To abandon Southern Korea now would seem to prophesy Communist control of all Korea in the near future. Help is needed for a while longer. Russia is too closely behind the northern half of Korea. Southern Korea is too close to Japan. Communist control of Southern Korea would mean the liquidation of every official or person who has cooperated with the United States and resisted Communism in Korea. It would invoke no confidence among the officials and leaders in Southeast Asia upon whom the democracies are counting to stand against Soviet Russia and Communism.
If we hope to prevent the rich countries of Southeast Asia from becoming Communistic and areas to welded into a Soviet Empire, them we must assist those countries at this time of crisis; nor can we be guilty of deserting the yet non-communist countries of South Korea, Japan, Formosa, and the Philippines until a strong bond of mutual trade and friendship is established, enabling these countries to stand strongly against the seductive promises and infiltrations of the Communists.

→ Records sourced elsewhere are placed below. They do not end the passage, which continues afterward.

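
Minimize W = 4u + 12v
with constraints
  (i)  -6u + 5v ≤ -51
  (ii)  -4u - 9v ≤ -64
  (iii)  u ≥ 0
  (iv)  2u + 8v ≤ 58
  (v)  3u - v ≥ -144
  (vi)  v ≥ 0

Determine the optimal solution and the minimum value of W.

Corner points and W = 4u + 12v:
  (779/74, 90/37) → W = 2638/37
  (349/29, 123/29) → W = 2872/29
  (16, 0) → W = 64
  (29, 0) → W = 116

At the optimal vertex, -4u - 9v = -64 and v = 0.
Solving simultaneously gives u = 16, v = 0.

u = 16, v = 0, minimum W = 64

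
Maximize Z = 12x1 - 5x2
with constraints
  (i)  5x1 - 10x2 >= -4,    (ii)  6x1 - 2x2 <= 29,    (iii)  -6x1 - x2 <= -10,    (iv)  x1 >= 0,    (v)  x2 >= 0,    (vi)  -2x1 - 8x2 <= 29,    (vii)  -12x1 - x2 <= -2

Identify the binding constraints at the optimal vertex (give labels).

(ii) and (v)

Feasible corners and Z = 12x1 - 5x2:
  (149/25, 169/50) → Z = 2731/50
  (96/65, 74/65) → Z = 782/65
  (29/6, 0) → Z = 58
  (5/3, 0) → Z = 20

The maximum is at (29/6, 0). Substituting into each constraint, equality holds for (ii) and (v); the remaining constraints have slack.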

This is the way it very clearly appears to me. I hope the foregoing statement of belief, although lengthy, may be found worthy of consideration by all persons responsible for the future of Asia in any way. Events are moving very rapidly these days. Great changes have occurred and still greater ones are in the making in Asia. The decision and interest of American are of greatest importance. It is hoped that we shall set a proper and wise counsel and shall work toward peace and prosperity of a more permanent nature than any we have envisaged for many a decade.